The electrochemical performance of Li-ion batteries strongly depends on the interaction between atomic scale and micro scale phenomena in particular, within the electrodes. Therefore, we propose a multi-scale model to characterize the electrochemical and mechanical response of amorphous silicon thin film with discharge-charge cycling.In multiscale frameworks, we analyze the lithium kinetics and the thermodynamics such as lithium migration energy barriers and excess gibsss free energy of lithium silicon alloys using density functional theory calculation. With the calculated results, the lithiation behavior in silicon thin film anode shows the large deviation compared to the simulated results based on an ideal solution model. We identify that these effects account for nonlinear lithium diffusion behavior using continuum based numerical simulation.

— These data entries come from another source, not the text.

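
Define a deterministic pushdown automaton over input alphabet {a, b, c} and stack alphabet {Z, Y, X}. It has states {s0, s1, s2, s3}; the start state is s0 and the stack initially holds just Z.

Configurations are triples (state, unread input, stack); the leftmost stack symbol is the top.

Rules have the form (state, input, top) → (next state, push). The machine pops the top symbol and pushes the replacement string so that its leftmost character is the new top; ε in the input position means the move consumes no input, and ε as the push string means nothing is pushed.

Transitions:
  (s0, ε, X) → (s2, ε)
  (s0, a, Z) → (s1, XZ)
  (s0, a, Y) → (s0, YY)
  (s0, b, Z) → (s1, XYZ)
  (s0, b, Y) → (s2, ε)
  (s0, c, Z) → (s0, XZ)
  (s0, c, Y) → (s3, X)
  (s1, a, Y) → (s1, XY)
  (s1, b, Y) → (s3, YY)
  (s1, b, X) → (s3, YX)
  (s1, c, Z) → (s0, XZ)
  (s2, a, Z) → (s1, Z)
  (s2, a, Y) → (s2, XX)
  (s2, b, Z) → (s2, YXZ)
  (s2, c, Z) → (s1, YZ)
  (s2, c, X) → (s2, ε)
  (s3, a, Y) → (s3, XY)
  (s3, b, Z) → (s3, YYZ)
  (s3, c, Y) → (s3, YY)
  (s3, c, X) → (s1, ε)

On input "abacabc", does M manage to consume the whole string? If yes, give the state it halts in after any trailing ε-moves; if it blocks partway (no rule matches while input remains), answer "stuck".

(s0, abacabc, Z)
  read a, top Z: go to s1, push XZ → (s1, bacabc, XZ)
  read b, top X: go to s3, push YX → (s3, acabc, YXZ)
  read a, top Y: go to s3, push XY → (s3, cabc, XYXZ)
  read c, top X: go to s1, push ε → (s1, abc, YXZ)
  read a, top Y: go to s1, push XY → (s1, bc, XYXZ)
  read b, top X: go to s3, push YX → (s3, c, YXYXZ)
  read c, top Y: go to s3, push YY → (s3, ε, YYXYXZ)
All input consumed; M is in state s3.

s3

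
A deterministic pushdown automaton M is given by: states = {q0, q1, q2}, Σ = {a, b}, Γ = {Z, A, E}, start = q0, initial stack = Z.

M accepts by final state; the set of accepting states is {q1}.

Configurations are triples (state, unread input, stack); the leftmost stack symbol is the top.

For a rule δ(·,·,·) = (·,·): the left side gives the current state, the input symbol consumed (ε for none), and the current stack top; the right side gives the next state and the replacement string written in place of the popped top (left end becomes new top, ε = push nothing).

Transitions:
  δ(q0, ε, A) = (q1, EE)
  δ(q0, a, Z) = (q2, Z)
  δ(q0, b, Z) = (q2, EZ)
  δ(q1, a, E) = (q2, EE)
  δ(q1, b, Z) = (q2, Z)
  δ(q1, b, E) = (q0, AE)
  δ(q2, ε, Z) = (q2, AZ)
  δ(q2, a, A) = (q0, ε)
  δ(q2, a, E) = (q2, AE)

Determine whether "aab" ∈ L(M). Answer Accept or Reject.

(q0, aab, Z)
  read a, top Z: go to q2, push Z → (q2, ab, Z)
  ε-move, top Z: go to q2, push AZ → (q2, ab, AZ)
  read a, top A: go to q0, push ε → (q0, b, Z)
  read b, top Z: go to q2, push EZ → (q2, ε, EZ)
All input consumed; state q2 ∉ F and no further ε-move applies.

Reject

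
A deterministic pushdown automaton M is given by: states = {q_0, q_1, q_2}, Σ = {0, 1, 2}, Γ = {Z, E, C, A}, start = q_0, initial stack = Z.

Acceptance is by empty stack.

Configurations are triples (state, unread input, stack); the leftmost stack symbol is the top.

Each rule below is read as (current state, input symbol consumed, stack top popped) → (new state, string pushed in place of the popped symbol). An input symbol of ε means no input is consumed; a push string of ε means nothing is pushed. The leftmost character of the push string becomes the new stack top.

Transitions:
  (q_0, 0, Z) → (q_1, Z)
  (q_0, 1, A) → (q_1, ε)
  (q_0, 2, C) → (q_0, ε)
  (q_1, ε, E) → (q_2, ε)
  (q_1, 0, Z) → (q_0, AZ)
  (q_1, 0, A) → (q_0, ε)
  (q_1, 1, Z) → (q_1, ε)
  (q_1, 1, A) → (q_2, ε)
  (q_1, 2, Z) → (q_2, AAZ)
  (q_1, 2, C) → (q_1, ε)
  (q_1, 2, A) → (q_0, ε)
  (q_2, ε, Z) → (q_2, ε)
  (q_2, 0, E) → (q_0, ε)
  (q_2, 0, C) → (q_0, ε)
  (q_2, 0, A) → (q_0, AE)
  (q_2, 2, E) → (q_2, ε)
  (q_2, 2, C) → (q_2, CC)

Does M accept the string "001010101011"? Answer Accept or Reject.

Accept

(q_0, 001010101011, Z)
  read 0, top Z: go to q_1, push Z → (q_1, 01010101011, Z)
  read 0, top Z: go to q_0, push AZ → (q_0, 1010101011, AZ)
  read 1, top A: go to q_1, push ε → (q_1, 010101011, Z)
  read 0, top Z: go to q_0, push AZ → (q_0, 10101011, AZ)
  read 1, top A: go to q_1, push ε → (q_1, 0101011, Z)
  read 0, top Z: go to q_0, push AZ → (q_0, 101011, AZ)
  read 1, top A: go to q_1, push ε → (q_1, 01011, Z)
  read 0, top Z: go to q_0, push AZ → (q_0, 1011, AZ)
  read 1, top A: go to q_1, push ε → (q_1, 011, Z)
  read 0, top Z: go to q_0, push AZ → (q_0, 11, AZ)
  read 1, top A: go to q_1, push ε → (q_1, 1, Z)
  read 1, top Z: go to q_1, push ε → (q_1, ε, ε)
All input consumed and the stack is empty.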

We also consider the coupled diffusion and mechanical model for the cell scale,and determine non equilibrium cell potential as function of surface lithium concentration using Bulter-Volmer kinetics. Our simulation results are shown to be well consistent with known experimental observation at different C-rates and thicknesses.This multi-scale approach in lithium ion battery can provide essential guidance in the interpretation of lithiation and delithiation phenomena and is enable of predicting battery performance before experiments are ever performed.